The fee shouldn't be a mystery. But it also shouldn't be judged in isolation. The better question is whether the advice behind the fee is helping you make stronger decisions.
Fee disclosure is a chance to see what you're truly paying for advice and for your investments themselves.
In 2027, Canadians will get a clearer look at the total cost of investment funds and segregated funds.
That's a good thing. People should be able to see exactly what they're paying in fees.
But it's important to understand what those numbers mean.
Your advisory fee supports advice, planning, service and access to resources. There may be a management expense ratio, which supports the investment product, the portfolio management team, trading, research, administration, audits, legal requirements and recordkeeping. There may also be taxes, because the government tends to find its way into most financial conversations.
The Wealthy Don't Pay for Advice by Accident
Successful families often pay for professional advice because they know what's at stake.

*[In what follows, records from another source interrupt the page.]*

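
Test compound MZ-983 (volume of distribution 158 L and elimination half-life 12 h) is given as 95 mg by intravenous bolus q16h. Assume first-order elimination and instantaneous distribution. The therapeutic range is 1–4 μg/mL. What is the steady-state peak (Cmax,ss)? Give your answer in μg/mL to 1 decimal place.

Over one 16-h interval, 16/12 ≈ 1.3333 half-lives elapse, leaving f ≈ 0.3969 of each dose.
Accumulation ratio R = 1/(1 − f) ≈ 1/0.6031 ≈ 1.6581.
Single-dose peak C₀ = D/Vd = 95/158 ≈ 0.601 μg/mL.
Steady-state peak Cmax,ss = C₀·R ≈ 0.601 × 1.6581 ≈ 0.997 μg/mL.
Peak 1.0 μg/mL vs MTC 4 μg/mL: below toxic threshold.

1.0 μg/mL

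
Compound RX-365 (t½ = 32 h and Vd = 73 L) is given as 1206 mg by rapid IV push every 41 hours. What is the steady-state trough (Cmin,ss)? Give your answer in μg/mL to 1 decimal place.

11.5 μg/mL

k = ln2/t½ = ln2/32 ≈ 0.021661 h⁻¹; fraction remaining f = e^(−kτ) = e^(−0.021661×41) ≈ 0.4114.
At steady state, accumulation factor R = 1/(1 − e^(−kτ)) ≈ 1.6989.
Each bolus raises the concentration by D/Vd = 1206/73 ≈ 16.521 μg/mL.
Steady-state peak Cmax,ss = C₀·R ≈ 16.521 × 1.6989 ≈ 28.068 μg/mL.
One interval later, Cmin,ss = Cmax,ss·e^(−kτ) ≈ 28.068 × 0.4114 ≈ 11.547 μg/mL.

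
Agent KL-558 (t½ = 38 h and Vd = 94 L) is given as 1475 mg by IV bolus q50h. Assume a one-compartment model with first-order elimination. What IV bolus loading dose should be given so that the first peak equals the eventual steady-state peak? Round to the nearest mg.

2465 mg

f = (1/2)^(50/38) ≈ 0.401706; accumulation ratio R = 1/(1−f) ≈ 1.67142.
Loading dose to hit Cmax,ss on first dose: D_load = D_maint·R ≈ 1475 × 1.67142 ≈ 2465.34 mg.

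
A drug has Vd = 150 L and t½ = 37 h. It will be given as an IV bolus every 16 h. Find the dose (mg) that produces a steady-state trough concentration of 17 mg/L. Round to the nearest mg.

891 mg

τ/t½ = 16/37 ≈ 0.43243, so f = (1/2)^(16/37) ≈ 0.741011.
Cmin,ss = (D/Vd)·f/(1−f), so D = Cmin,ss·Vd·(1−f)/f.
D = 17 × 150 × (1−f)/f ≈ 17 × 150 × 0.34951 ≈ 891.25 mg.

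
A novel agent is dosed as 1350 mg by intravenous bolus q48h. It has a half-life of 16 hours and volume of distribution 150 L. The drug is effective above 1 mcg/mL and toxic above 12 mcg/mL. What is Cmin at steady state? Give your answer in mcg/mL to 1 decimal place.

The dosing interval is 3 half-lives, so f = 2^(−3) = 0.125.
At steady state, R = 1/(1 − 0.125) = 8/7.
Single-dose peak C₀ = D/Vd = 1350/150 = 9 mcg/mL.
Steady-state peak Cmax,ss = C₀·R = 9 × 8/7 ≈ 10.286 mcg/mL.
Steady-state trough Cmin,ss = Cmax,ss·f ≈ 10.286 × 0.125 ≈ 1.286 mcg/mL.
Trough 1.3 mcg/mL vs MEC 1 mcg/mL: adequate.

1.3 mcg/mL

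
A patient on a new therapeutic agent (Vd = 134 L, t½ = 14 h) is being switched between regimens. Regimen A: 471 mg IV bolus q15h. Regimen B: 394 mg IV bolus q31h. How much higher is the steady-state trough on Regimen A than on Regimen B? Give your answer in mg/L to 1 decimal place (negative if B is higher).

2.4 mg/L

Regimen A: f = (1/2)^(15/14) ≈ 0.4758; Cmin,ss = (471/134)·f/(1−f) ≈ 3.190 mg/L.
Regimen B: f = (1/2)^(31/14) ≈ 0.2155; Cmin,ss = (394/134)·f/(1−f) ≈ 0.808 mg/L.
Difference ≈ 3.190 − 0.808 ≈ 2.382 mg/L.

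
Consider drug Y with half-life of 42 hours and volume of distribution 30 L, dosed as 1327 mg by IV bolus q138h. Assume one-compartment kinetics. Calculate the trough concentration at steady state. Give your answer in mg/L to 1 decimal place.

5.1 mg/L

Over one 138-h interval, 138/42 ≈ 3.2857 half-lives elapse, leaving f ≈ 0.1025 of each dose.
Accumulation ratio R = 1/(1 − f) ≈ 1/0.8975 ≈ 1.1142.
Single-dose peak C₀ = D/Vd = 1327/30 ≈ 44.233 mg/L.
Cmax,ss = C₀/(1 − f) ≈ 44.233/0.8975 ≈ 49.285 mg/L.
One interval later, Cmin,ss = Cmax,ss·e^(−kτ) ≈ 49.285 × 0.1025 ≈ 5.052 mg/L.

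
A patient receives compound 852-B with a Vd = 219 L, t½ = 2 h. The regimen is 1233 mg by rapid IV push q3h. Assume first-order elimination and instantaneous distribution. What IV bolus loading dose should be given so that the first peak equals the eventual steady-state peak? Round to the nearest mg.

1907 mg

f = (1/2)^(3/2) ≈ 0.353553; accumulation ratio R = 1/(1−f) ≈ 1.54692.
Loading dose to hit Cmax,ss on first dose: D_load = D_maint·R ≈ 1233 × 1.54692 ≈ 1907.35 mg.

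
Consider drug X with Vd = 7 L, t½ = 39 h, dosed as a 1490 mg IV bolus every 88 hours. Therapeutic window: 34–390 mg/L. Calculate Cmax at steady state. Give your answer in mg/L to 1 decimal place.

269.2 mg/L

Over one 88-h interval, 88/39 ≈ 2.2564 half-lives elapse, leaving f ≈ 0.2093 of each dose.
At steady state, accumulation factor R = 1/(1 − e^(−kτ)) ≈ 1.2647.
Single-dose peak C₀ = D/Vd = 1490/7 ≈ 212.857 mg/L.
Steady-state peak Cmax,ss = C₀·R ≈ 212.857 × 1.2647 ≈ 269.200 mg/L.
Peak 269.2 mg/L vs MTC 390 mg/L: below toxic threshold.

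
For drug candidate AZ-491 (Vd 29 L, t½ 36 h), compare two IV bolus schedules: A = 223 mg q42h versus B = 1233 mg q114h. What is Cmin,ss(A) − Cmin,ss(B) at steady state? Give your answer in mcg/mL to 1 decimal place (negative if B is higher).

Regimen A: f = (1/2)^(42/36) ≈ 0.4454; Cmin,ss = (223/29)·f/(1−f) ≈ 6.176 mcg/mL.
Regimen B: f = (1/2)^(114/36) ≈ 0.1114; Cmin,ss = (1233/29)·f/(1−f) ≈ 5.330 mcg/mL.
Difference ≈ 6.176 − 5.330 ≈ 0.846 mcg/mL.

0.8 mcg/mL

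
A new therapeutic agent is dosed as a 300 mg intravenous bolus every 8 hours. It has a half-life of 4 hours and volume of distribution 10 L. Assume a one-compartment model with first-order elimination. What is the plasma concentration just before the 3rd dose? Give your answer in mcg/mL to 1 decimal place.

f = (1/2)^(τ/t½) = (1/2)^(8/4) ≈ 0.2500.
C₀ = D/Vd = 300/10 ≈ 30.000 mcg/mL.
Before the 3rd dose, 2 doses have been given. Superposition: Cmin = C₀·(f + f²).
≈ 30.000 × (0.2500 + 0.0625) ≈ 30.000 × 0.3125 ≈ 9.375 mcg/mL.

9.4 mcg/mL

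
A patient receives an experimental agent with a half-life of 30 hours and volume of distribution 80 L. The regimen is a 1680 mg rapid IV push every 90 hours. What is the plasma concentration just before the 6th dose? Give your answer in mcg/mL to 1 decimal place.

f = (1/2)^(τ/t½) = (1/2)^(90/30) ≈ 0.1250.
C₀ = D/Vd = 1680/80 ≈ 21.000 mcg/mL.
Before the 6th dose, 5 doses have been given. Superposition: Cmin = C₀·(f + f² + … + f^5).
≈ 21.000 × (0.1250 + 0.0156 + 0.0020 + 0.0002 + 0.0000) ≈ 21.000 × 0.1428 ≈ 2.999 mcg/mL.

3.0 mcg/mL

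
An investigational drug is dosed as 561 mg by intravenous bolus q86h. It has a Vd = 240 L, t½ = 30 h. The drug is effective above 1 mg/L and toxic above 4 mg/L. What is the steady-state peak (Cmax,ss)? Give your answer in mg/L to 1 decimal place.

Over one 86-h interval, 86/30 ≈ 2.8667 half-lives elapse, leaving f ≈ 0.1371 of each dose.
At steady state, accumulation factor R = 1/(1 − e^(−kτ)) ≈ 1.1589.
Each bolus raises the concentration by D/Vd = 561/240 ≈ 2.337 mg/L.
Steady-state peak Cmax,ss = C₀·R ≈ 2.337 × 1.1589 ≈ 2.708 mg/L.
Peak 2.7 mg/L vs MTC 4 mg/L: below toxic threshold.

2.7 mg/L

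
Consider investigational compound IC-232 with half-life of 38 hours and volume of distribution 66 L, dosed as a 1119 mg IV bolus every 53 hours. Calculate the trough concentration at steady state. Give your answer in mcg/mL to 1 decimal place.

k = ln2/t½ = ln2/38 ≈ 0.018241 h⁻¹; fraction remaining f = e^(−kτ) = e^(−0.018241×53) ≈ 0.3803.
At steady state, accumulation factor R = 1/(1 − e^(−kτ)) ≈ 1.6137.
Each bolus raises the concentration by D/Vd = 1119/66 ≈ 16.955 mcg/mL.
Cmax,ss = C₀/(1 − f) ≈ 16.955/0.6197 ≈ 27.360 mcg/mL.
One interval later, Cmin,ss = Cmax,ss·e^(−kτ) ≈ 27.360 × 0.3803 ≈ 10.405 mcg/mL.

10.4 mcg/mL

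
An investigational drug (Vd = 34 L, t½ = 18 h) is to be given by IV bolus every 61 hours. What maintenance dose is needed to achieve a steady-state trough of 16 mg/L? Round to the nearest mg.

5154 mg

τ/t½ = 61/18 ≈ 3.3889, so f = (1/2)^(61/18) ≈ 0.095465.
Cmin,ss = (D/Vd)·f/(1−f), so D = Cmin,ss·Vd·(1−f)/f.
D = 16 × 34 × (1−f)/f ≈ 16 × 34 × 9.47504 ≈ 5154.42 mg.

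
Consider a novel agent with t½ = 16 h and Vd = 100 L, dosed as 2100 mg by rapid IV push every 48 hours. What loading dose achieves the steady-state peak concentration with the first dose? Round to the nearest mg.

2400 mg

f = (1/2)^(48/16) ≈ 0.125000; accumulation ratio R = 1/(1−f) ≈ 1.14286.
Loading dose to hit Cmax,ss on first dose: D_load = D_maint·R ≈ 2100 × 1.14286 ≈ 2400.01 mg.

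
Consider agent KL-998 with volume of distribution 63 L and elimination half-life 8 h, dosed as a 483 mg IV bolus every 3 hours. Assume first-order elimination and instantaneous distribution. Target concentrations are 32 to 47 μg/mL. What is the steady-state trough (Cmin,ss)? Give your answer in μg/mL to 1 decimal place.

k = ln2/t½ = ln2/8 ≈ 0.086643 h⁻¹; fraction remaining f = e^(−kτ) = e^(−0.086643×3) ≈ 0.7711.
Accumulation ratio R = 1/(1 − f) ≈ 1/0.2289 ≈ 4.3687.
Single-dose peak C₀ = D/Vd = 483/63 ≈ 7.667 μg/mL.
Cmax,ss = C₀/(1 − f) ≈ 7.667/0.2289 ≈ 33.495 μg/mL.
One interval later, Cmin,ss = Cmax,ss·e^(−kτ) ≈ 33.495 × 0.7711 ≈ 25.828 μg/mL.
Trough 25.8 μg/mL vs MEC 32 μg/mL: subtherapeutic.

25.8 μg/mL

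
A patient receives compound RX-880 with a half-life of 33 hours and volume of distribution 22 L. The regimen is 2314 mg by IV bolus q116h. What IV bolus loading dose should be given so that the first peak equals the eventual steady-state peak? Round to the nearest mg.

2536 mg

f = (1/2)^(116/33) ≈ 0.087465; accumulation ratio R = 1/(1−f) ≈ 1.09585.
Loading dose to hit Cmax,ss on first dose: D_load = D_maint·R ≈ 2314 × 1.09585 ≈ 2535.80 mg.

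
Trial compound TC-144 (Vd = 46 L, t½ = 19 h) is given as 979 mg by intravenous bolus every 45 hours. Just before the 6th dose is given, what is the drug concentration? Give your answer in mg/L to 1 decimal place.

f = (1/2)^(τ/t½) = (1/2)^(45/19) ≈ 0.1937.
C₀ = D/Vd = 979/46 ≈ 21.283 mg/L.
Before the 6th dose, 5 doses have been given. Superposition: Cmin = C₀·(f + f² + … + f^5).
≈ 21.283 × (0.1937 + 0.0375 + 0.0073 + 0.0014 + 0.0003) ≈ 21.283 × 0.2402 ≈ 5.112 mg/L.

5.1 mg/L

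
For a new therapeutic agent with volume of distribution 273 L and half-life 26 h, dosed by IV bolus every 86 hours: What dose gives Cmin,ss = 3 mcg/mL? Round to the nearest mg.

τ/t½ = 86/26 ≈ 3.3077, so f = (1/2)^(86/26) ≈ 0.100992.
Cmin,ss = (D/Vd)·f/(1−f), so D = Cmin,ss·Vd·(1−f)/f.
D = 3 × 273 × (1−f)/f ≈ 3 × 273 × 8.90177 ≈ 7290.55 mg.

7291 mg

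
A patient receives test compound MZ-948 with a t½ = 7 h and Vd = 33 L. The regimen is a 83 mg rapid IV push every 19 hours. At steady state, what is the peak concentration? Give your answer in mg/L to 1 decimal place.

3.0 mg/L

k = ln2/t½ = ln2/7 ≈ 0.099021 h⁻¹; fraction remaining f = e^(−kτ) = e^(−0.099021×19) ≈ 0.1524.
At steady state, accumulation factor R = 1/(1 − e^(−kτ)) ≈ 1.1798.
Each bolus raises the concentration by D/Vd = 83/33 ≈ 2.515 mg/L.
Steady-state peak Cmax,ss = C₀·R ≈ 2.515 × 1.1798 ≈ 2.967 mg/L.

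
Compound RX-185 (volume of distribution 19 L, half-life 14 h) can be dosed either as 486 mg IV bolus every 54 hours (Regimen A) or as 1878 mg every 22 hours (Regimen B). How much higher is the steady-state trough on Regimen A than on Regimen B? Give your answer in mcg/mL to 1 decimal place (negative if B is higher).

-48.2 mcg/mL

Regimen A: f = (1/2)^(54/14) ≈ 0.0690; Cmin,ss = (486/19)·f/(1−f) ≈ 1.896 mcg/mL.
Regimen B: f = (1/2)^(22/14) ≈ 0.3365; Cmin,ss = (1878/19)·f/(1−f) ≈ 50.129 mcg/mL.
Difference ≈ 1.896 − 50.129 ≈ -48.233 mcg/mL.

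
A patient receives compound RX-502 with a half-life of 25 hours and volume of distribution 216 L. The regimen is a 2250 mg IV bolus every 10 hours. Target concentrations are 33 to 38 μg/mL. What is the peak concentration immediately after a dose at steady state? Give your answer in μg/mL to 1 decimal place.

Over one 10-h interval, 10/25 ≈ 0.4 half-lives elapse, leaving f ≈ 0.7579 of each dose.
At steady state, accumulation factor R = 1/(1 − e^(−kτ)) ≈ 4.1305.
Each bolus raises the concentration by D/Vd = 2250/216 ≈ 10.417 μg/mL.
Steady-state peak Cmax,ss = C₀·R ≈ 10.417 × 4.1305 ≈ 43.027 μg/mL.
Peak 43.0 μg/mL vs MTC 38 μg/mL: exceeds toxic threshold.

43.0 μg/mL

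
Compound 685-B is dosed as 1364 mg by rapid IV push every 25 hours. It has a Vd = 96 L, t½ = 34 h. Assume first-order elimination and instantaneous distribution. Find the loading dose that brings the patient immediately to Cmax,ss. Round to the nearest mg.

f = (1/2)^(25/34) ≈ 0.600696; accumulation ratio R = 1/(1−f) ≈ 2.50436.
Loading dose to hit Cmax,ss on first dose: D_load = D_maint·R ≈ 1364 × 2.50436 ≈ 3415.95 mg.

3416 mg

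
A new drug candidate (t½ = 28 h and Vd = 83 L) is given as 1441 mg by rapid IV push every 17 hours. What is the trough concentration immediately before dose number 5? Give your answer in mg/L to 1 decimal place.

f = (1/2)^(τ/t½) = (1/2)^(17/28) ≈ 0.6565.
C₀ = D/Vd = 1441/83 ≈ 17.361 mg/L.
Before the 5th dose, 4 doses have been given. Superposition: Cmin = C₀·(f + f² + … + f^4).
≈ 17.361 × (0.6565 + 0.4310 + 0.2829 + 0.1858) ≈ 17.361 × 1.5562 ≈ 27.017 mg/L.

27.0 mg/L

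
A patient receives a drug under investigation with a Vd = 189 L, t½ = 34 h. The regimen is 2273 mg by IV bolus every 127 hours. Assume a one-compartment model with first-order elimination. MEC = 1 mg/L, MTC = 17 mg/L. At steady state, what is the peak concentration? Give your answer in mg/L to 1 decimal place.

Over one 127-h interval, 127/34 ≈ 3.7353 half-lives elapse, leaving f ≈ 0.0751 of each dose.
Accumulation ratio R = 1/(1 − f) ≈ 1/0.9249 ≈ 1.0812.
Each bolus raises the concentration by D/Vd = 2273/189 ≈ 12.026 mg/L.
Cmax,ss = C₀/(1 − f) ≈ 12.026/0.9249 ≈ 13.002 mg/L.
Peak 13.0 mg/L vs MTC 17 mg/L: below toxic threshold.

13.0 mg/L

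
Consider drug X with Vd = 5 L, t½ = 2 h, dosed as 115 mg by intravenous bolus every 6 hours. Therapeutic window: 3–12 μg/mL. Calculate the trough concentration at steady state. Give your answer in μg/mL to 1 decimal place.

The dosing interval is 3 half-lives, so f = 2^(−3) = 0.125.
At steady state, R = 1/(1 − 0.125) = 8/7.
Single-dose peak C₀ = D/Vd = 115/5 = 23 μg/mL.
Steady-state peak Cmax,ss = C₀·R = 23 × 8/7 ≈ 26.286 μg/mL.
Steady-state trough Cmin,ss = Cmax,ss·f ≈ 26.286 × 0.125 ≈ 3.286 μg/mL.
Trough 3.3 μg/mL vs MEC 3 μg/mL: adequate.

3.3 μg/mL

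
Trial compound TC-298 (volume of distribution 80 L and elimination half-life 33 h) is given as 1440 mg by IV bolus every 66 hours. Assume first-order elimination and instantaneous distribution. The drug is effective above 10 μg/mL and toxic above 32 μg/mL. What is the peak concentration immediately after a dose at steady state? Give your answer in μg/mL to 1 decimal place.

24.0 μg/mL

The dosing interval is 2 half-lives, so f = 2^(−2) = 0.25.
At steady state, R = 1/(1 − 0.25) = 4/3.
Single-dose peak C₀ = D/Vd = 1440/80 = 18 μg/mL.
Steady-state peak Cmax,ss = C₀·R = 18 × 4/3 ≈ 24.000 μg/mL.
Peak 24.0 μg/mL vs MTC 32 μg/mL: below toxic threshold.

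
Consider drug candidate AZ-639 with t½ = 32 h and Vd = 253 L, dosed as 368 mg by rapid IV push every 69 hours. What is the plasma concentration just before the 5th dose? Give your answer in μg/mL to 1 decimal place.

0.4 μg/mL

f = (1/2)^(τ/t½) = (1/2)^(69/32) ≈ 0.2243.
C₀ = D/Vd = 368/253 ≈ 1.455 μg/mL.
Before the 5th dose, 4 doses have been given. Superposition: Cmin = C₀·(f + f² + … + f^4).
≈ 1.455 × (0.2243 + 0.0503 + 0.0113 + 0.0025) ≈ 1.455 × 0.2884 ≈ 0.420 μg/mL.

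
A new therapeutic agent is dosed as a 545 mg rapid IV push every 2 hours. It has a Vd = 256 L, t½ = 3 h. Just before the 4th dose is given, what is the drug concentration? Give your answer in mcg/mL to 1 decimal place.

f = (1/2)^(τ/t½) = (1/2)^(2/3) ≈ 0.6300.
C₀ = D/Vd = 545/256 ≈ 2.129 mcg/mL.
Before the 4th dose, 3 doses have been given. Superposition: Cmin = C₀·(f + f² + … + f^3).
≈ 2.129 × (0.6300 + 0.3969 + 0.2500) ≈ 2.129 × 1.2769 ≈ 2.719 mcg/mL.

2.7 mcg/mL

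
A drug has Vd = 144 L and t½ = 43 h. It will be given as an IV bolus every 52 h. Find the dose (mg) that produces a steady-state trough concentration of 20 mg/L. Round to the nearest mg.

3779 mg

τ/t½ = 52/43 ≈ 1.2093, so f = (1/2)^(52/43) ≈ 0.432478.
Cmin,ss = (D/Vd)·f/(1−f), so D = Cmin,ss·Vd·(1−f)/f.
D = 20 × 144 × (1−f)/f ≈ 20 × 144 × 1.31226 ≈ 3779.31 mg.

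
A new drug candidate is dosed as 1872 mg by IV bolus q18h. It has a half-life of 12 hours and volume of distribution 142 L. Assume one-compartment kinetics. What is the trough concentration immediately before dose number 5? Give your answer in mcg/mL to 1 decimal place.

7.1 mcg/mL

f = (1/2)^(τ/t½) = (1/2)^(18/12) ≈ 0.3536.
C₀ = D/Vd = 1872/142 ≈ 13.183 mcg/mL.
Before the 5th dose, 4 doses have been given. Superposition: Cmin = C₀·(f + f² + … + f^4).
≈ 13.183 × (0.3536 + 0.1250 + 0.0442 + 0.0156) ≈ 13.183 × 0.5384 ≈ 7.098 mcg/mL.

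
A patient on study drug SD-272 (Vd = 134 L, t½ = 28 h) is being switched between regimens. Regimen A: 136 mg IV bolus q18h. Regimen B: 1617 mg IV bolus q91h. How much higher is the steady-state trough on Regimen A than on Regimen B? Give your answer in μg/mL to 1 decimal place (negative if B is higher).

0.4 μg/mL

Regimen A: f = (1/2)^(18/28) ≈ 0.6404; Cmin,ss = (136/134)·f/(1−f) ≈ 1.807 μg/mL.
Regimen B: f = (1/2)^(91/28) ≈ 0.1051; Cmin,ss = (1617/134)·f/(1−f) ≈ 1.417 μg/mL.
Difference ≈ 1.807 − 1.417 ≈ 0.390 μg/mL.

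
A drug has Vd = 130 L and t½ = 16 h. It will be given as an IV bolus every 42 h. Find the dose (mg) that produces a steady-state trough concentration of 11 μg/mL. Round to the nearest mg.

7391 mg

τ/t½ = 42/16 ≈ 2.625, so f = (1/2)^(42/16) ≈ 0.162105.
Cmin,ss = (D/Vd)·f/(1−f), so D = Cmin,ss·Vd·(1−f)/f.
D = 11 × 130 × (1−f)/f ≈ 11 × 130 × 5.16884 ≈ 7391.44 mg.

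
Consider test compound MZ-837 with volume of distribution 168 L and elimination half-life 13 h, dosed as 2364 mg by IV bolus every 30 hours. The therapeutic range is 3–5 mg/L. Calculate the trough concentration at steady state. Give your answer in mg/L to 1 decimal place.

Over one 30-h interval, 30/13 ≈ 2.3077 half-lives elapse, leaving f ≈ 0.2020 of each dose.
Single-dose peak C₀ = D/Vd = 2364/168 ≈ 14.071 mg/L.
Steady-state trough Cmin,ss = C₀·f/(1−f) ≈ 14.071 × 0.2020/0.7980 ≈ 3.562 mg/L.
Trough 3.6 mg/L vs MEC 3 mg/L: adequate.

3.6 mg/L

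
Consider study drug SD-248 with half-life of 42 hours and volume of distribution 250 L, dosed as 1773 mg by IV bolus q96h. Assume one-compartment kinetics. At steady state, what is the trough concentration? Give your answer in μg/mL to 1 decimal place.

Over one 96-h interval, 96/42 ≈ 2.2857 half-lives elapse, leaving f ≈ 0.2051 of each dose.
Single-dose peak C₀ = D/Vd = 1773/250 ≈ 7.092 μg/mL.
Steady-state trough Cmin,ss = C₀·f/(1−f) ≈ 7.092 × 0.2051/0.7949 ≈ 1.830 μg/mL.

1.8 μg/mL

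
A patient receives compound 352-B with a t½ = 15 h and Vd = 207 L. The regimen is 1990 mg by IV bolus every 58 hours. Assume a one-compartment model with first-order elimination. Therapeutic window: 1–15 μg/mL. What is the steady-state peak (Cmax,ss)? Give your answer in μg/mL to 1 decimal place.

Over one 58-h interval, 58/15 ≈ 3.8667 half-lives elapse, leaving f ≈ 0.0686 of each dose.
At steady state, accumulation factor R = 1/(1 − e^(−kτ)) ≈ 1.0737.
Each bolus raises the concentration by D/Vd = 1990/207 ≈ 9.614 μg/mL.
Steady-state peak Cmax,ss = C₀·R ≈ 9.614 × 1.0737 ≈ 10.323 μg/mL.
Peak 10.3 μg/mL vs MTC 15 μg/mL: below toxic threshold.

10.3 μg/mL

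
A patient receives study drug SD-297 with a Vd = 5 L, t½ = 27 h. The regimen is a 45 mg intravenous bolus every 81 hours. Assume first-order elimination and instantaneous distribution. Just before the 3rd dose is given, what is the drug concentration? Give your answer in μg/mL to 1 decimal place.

f = (1/2)^(τ/t½) = (1/2)^(81/27) ≈ 0.1250.
C₀ = D/Vd = 45/5 ≈ 9.000 μg/mL.
Before the 3rd dose, 2 doses have been given. Superposition: Cmin = C₀·(f + f²).
≈ 9.000 × (0.1250 + 0.0156) ≈ 9.000 × 0.1406 ≈ 1.265 μg/mL.

1.3 μg/mL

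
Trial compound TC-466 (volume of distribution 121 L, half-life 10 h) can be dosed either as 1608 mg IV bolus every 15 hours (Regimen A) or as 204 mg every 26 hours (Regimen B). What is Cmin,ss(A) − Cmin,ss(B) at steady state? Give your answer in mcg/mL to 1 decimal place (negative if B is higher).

6.9 mcg/mL

Regimen A: f = (1/2)^(15/10) ≈ 0.3536; Cmin,ss = (1608/121)·f/(1−f) ≈ 7.270 mcg/mL.
Regimen B: f = (1/2)^(26/10) ≈ 0.1649; Cmin,ss = (204/121)·f/(1−f) ≈ 0.333 mcg/mL.
Difference ≈ 7.270 − 0.333 ≈ 6.937 mcg/mL.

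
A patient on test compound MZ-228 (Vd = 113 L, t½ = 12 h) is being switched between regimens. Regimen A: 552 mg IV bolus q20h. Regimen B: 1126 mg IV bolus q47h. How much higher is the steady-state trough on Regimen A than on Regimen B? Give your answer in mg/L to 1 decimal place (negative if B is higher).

Regimen A: f = (1/2)^(20/12) ≈ 0.3150; Cmin,ss = (552/113)·f/(1−f) ≈ 2.246 mg/L.
Regimen B: f = (1/2)^(47/12) ≈ 0.0662; Cmin,ss = (1126/113)·f/(1−f) ≈ 0.706 mg/L.
Difference ≈ 2.246 − 0.706 ≈ 1.540 mg/L.

1.5 mg/L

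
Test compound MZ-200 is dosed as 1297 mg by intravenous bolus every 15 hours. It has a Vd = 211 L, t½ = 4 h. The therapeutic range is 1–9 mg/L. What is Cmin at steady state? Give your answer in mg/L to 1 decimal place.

τ/t½ = 15/4 ≈ 3.75, so fraction remaining f = (1/2)^(15/4) ≈ 0.0743.
At steady state, accumulation factor R = 1/(1 − e^(−kτ)) ≈ 1.0803.
Each bolus raises the concentration by D/Vd = 1297/211 ≈ 6.147 mg/L.
Cmax,ss = C₀/(1 − f) ≈ 6.147/0.9257 ≈ 6.640 mg/L.
One interval later, Cmin,ss = Cmax,ss·e^(−kτ) ≈ 6.640 × 0.0743 ≈ 0.493 mg/L.
Trough 0.5 mg/L vs MEC 1 mg/L: subtherapeutic.

0.5 mg/L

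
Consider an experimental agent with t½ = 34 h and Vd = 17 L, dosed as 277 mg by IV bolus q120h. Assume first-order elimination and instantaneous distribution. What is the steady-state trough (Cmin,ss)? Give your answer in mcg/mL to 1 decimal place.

Over one 120-h interval, 120/34 ≈ 3.5294 half-lives elapse, leaving f ≈ 0.0866 of each dose.
Accumulation ratio R = 1/(1 − f) ≈ 1/0.9134 ≈ 1.0948.
Single-dose peak C₀ = D/Vd = 277/17 ≈ 16.294 mcg/mL.
Steady-state peak Cmax,ss = C₀·R ≈ 16.294 × 1.0948 ≈ 17.839 mcg/mL.
Steady-state trough Cmin,ss = Cmax,ss·f ≈ 17.839 × 0.0866 ≈ 1.545 mcg/mL.

1.5 mcg/mL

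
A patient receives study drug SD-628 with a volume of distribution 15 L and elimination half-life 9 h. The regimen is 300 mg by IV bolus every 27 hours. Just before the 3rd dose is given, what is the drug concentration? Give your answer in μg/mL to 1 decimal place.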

One missed tax opportunity can be expensive. So can a poor estate decision, an emotional investment choice or a plan where the accountant, lawyer and financial advisor aren't working from the same page.
That doesn't mean every fee is worth paying.
It means every fee should be clear. Clients should know what they're paying, why they're paying it and what kind of advice sits behind the cost.
At McInroy & Associates Private Wealth Management, we believe that kind of transparency matters. People deserve straight answers about fees, not vague explanations or confusing language.
We also believe part of our role is to teach. The more clients understand how planning works, the more confident they can feel in their decisions.
That's what strong financial advice should do. It should help you protect your wealth, connect the right pieces and use your money in a way that supports the life you've built.
The lowest fee isn't always the best value.
Better advice can help you make better decisions with the wealth you worked hard to build.
This is a general source of information only. It is not intended to provide personalized tax, legal or investment advice, and is not intended as a solicitation to purchase securities. Adam McInroy is solely responsible for its content. Seek advice on your specific circumstances from an IG Advisor.